Daniel Strobel, Leiter der Produktionseinheiten Linienfertigung ICE 1 und 3 sieht die bevorstehenden Veränderungen mit einem lachenden und einem weinenden Auge. „Der ICE ist hier seit 1989 die führende Produktreihe. Aber auch wenn wir uns nun umstellen müssen, sehe ich das positiv. Der Nahverkehr bietet unheimliche Potenziale. Für die S-Bahn München stehen beispielsweise 2030 die ersten Revisionen an. Solche Aufträge müssen wir an Land ziehen“, stellt er fest.
„Für unsere Kolleginnen und Kollegen ist in erster Linie wichtig, dass sie ihre Arbeit behalten. Ob sie einen ICE instandsetzen oder einen elektrischen Triebzug aus dem Nahverkehr, das ist erst einmal nebensächlich“, erläutert Betriebsrat Gerald Pihale. Trotzdem bleibe die Ungewissheit. Ob die Belegschaft in Gänze bleiben könne oder ob Stellen abgebaut werden müssen, sei beispielsweise immer noch nicht beantwortet.
Der ICE ist hier seit 1989 die führende Produktreihe. Aber auch wenn wir uns nun umstellen müssen, sehe ich das positiv. Der Nahverkehr bietet unheimliche Potenziale. Für die S-Bahn München stehen beispielsweise 2030 die ersten Revisionen an. Solche Aufträge müssen wir an Land ziehen.

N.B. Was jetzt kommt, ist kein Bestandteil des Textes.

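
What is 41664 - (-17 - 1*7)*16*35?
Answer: 55104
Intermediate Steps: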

Daniel Strobel, Leiter der Produktionseinheiten Linienfertigung ICE 1 und 3
„So was geht einfach nicht. Da werden Entscheidungen verkündet, ohne das kommuniziert wird, welche Konsequenzen das letztlich für jeden einzelnen Arbeitsplatz vor Ort hat“, kritisiert Betriebsrat Christian Götz. Nürnberg ist da kein Einzelfall. Derzeit rumort es in allen Werken. Wir haben uns umgehört:
Um solche „Auswüchse“ zu verhindern, fordern die EVG-Betriebsräte mit Nachdruck ein Gesamtkonzept. „Wir haben uns vernetzt und stehen in engem Austausch untereinander“, sagt EVG-Betriebsrat Christian Götz in Nürnberg. „Wir sehen nicht nur einzelne Standorte, sondern die Fahrzeuginstandhaltung in Gänze. Deshalb kämpft auch nicht jeder für sich allein, wir wollen kollegial Gesamtinteressen vertreten.“ Der Kampf hat gerade erst begonnen.